The funeral directors at McCracken once arranged a complimentary service for the child of one of Norma’s students; her baby had died at birth. The directors had even helped Norma coordinate a service for her own mother two years prior.

After Josh’s death, Norma had told them she needed their help again. Jonathan had spent the last of his money paying Josh’s medical bills and apartment costs and trying to feed and clothe him. He had nothing left in his bank account. But he wanted an open-casket funeral for Josh; he wanted his head to be sewn back on, so he could say good-bye to his brother and remember him the way he’d looked before. Could McCracken help?

The directors agreed to do the favor. They would give Jonathan’s
brother the service he deserved for as little cost as possible and do their best to make Josh look presentable.

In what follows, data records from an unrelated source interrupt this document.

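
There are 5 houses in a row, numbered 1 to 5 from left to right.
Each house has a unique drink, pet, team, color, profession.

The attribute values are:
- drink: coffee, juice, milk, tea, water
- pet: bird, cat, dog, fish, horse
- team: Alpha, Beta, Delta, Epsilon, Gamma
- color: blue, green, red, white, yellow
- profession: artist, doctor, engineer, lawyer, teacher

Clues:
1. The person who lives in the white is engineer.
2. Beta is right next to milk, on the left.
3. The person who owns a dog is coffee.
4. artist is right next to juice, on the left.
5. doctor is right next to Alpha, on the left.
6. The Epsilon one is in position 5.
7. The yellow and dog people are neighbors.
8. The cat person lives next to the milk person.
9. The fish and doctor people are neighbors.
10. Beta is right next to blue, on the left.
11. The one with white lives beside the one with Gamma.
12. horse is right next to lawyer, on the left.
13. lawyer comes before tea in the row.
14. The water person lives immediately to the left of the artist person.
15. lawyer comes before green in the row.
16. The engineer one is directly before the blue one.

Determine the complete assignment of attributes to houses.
Solution:

House | Drink | Pet | Team | Color | Profession
-----------------------------------------------
  1   | water | cat | Beta | white | engineer
  2   | milk | fish | Gamma | blue | artist
  3   | juice | horse | Delta | yellow | doctor
  4   | coffee | dog | Alpha | red | lawyer
  5   | tea | bird | Epsilon | green | teacher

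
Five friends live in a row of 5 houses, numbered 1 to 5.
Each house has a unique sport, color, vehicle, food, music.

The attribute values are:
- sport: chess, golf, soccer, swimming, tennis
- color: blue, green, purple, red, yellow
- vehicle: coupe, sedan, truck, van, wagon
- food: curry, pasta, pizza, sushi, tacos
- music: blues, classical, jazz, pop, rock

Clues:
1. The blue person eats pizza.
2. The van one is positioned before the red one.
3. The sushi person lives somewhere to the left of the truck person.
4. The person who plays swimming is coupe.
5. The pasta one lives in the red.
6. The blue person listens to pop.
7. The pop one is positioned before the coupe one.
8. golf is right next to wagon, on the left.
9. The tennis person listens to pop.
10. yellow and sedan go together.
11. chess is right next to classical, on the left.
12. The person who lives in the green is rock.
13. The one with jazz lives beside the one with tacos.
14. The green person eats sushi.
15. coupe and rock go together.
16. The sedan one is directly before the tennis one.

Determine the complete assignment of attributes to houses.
Solution:

House | Sport | Color | Vehicle | Food | Music
----------------------------------------------
  1   | chess | purple | van | curry | jazz
  2   | golf | yellow | sedan | tacos | classical
  3   | tennis | blue | wagon | pizza | pop
  4   | swimming | green | coupe | sushi | rock
  5   | soccer | red | truck | pasta | blues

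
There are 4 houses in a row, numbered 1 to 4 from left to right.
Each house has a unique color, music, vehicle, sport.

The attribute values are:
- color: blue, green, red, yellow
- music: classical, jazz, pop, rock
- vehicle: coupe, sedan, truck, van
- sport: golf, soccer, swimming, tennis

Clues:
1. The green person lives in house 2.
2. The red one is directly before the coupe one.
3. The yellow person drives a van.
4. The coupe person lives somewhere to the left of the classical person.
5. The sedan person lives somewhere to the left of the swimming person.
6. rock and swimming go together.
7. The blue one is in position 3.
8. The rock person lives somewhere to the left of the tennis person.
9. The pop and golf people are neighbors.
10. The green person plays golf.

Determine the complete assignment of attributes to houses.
Solution:

House | Color | Music | Vehicle | Sport
---------------------------------------
  1   | red | pop | sedan | soccer
  2   | green | jazz | coupe | golf
  3   | blue | rock | truck | swimming
  4   | yellow | classical | van | tennis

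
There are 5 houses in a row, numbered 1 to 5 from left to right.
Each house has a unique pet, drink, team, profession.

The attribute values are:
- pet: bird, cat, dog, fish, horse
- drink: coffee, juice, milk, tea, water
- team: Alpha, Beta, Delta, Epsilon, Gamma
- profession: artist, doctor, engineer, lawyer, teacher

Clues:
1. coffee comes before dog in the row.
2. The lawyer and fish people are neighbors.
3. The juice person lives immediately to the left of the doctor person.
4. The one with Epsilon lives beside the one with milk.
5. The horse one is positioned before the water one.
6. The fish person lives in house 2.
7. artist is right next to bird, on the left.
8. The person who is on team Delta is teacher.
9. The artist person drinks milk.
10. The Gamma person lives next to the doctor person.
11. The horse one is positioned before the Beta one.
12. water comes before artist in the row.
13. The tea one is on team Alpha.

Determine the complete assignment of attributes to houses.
Solution:

House | Pet | Drink | Team | Profession
---------------------------------------
  1   | horse | juice | Gamma | lawyer
  2   | fish | water | Epsilon | doctor
  3   | cat | milk | Beta | artist
  4   | bird | coffee | Delta | teacher
  5   | dog | tea | Alpha | engineer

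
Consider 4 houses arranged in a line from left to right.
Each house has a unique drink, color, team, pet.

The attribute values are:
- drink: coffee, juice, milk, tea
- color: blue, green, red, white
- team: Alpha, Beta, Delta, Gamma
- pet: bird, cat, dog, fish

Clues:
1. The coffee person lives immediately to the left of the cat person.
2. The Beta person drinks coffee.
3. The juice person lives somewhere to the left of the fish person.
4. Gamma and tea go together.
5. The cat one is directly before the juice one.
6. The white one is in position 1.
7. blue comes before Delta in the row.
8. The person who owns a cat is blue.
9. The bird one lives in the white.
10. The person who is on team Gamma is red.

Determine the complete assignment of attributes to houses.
Solution:

House | Drink | Color | Team | Pet
----------------------------------
  1   | coffee | white | Beta | bird
  2   | milk | blue | Alpha | cat
  3   | juice | green | Delta | dog
  4   | tea | red | Gamma | fish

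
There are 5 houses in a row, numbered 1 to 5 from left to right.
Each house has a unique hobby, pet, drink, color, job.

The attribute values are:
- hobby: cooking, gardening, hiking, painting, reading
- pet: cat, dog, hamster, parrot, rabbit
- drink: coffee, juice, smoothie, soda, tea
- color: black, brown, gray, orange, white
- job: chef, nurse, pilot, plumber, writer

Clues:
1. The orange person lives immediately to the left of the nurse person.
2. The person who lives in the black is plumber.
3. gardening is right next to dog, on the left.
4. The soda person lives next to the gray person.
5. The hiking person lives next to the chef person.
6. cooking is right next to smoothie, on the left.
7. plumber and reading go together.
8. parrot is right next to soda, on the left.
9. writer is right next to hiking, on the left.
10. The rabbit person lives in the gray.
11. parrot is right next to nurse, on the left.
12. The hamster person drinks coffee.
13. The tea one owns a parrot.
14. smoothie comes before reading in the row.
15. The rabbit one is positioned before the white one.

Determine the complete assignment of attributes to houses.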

It came to $1,200, and Jonathan’s remaining family members split the cost. Josh would be cremated.

In his suicide note, Josh had asked for his ashes to be scattered with his father’s. But the boys had never managed to recover their father’s ashes from the New Jersey prison system. Jonathan told himself he would save Josh’s ashes for the day they could.

O
N THE DAY
of the wake, Jonathan went into the room where Josh’s body lay in his casket. No one else had arrived yet. It was the first time he had seen his brother since he’d died. The embalmers had reattached Josh’s head and artfully covered the marks on his neck with makeup. Jonathan had bought his brother a brown turtleneck that Caitlin had helped him pick out at Macy’s and found a pair of pants that Josh had borrowed from him before—that was how he knew they would fit—along with a pair of Jonathan’s black Aldo dress shoes. His shaggy hair had been trimmed and gelled, and he had a goatee.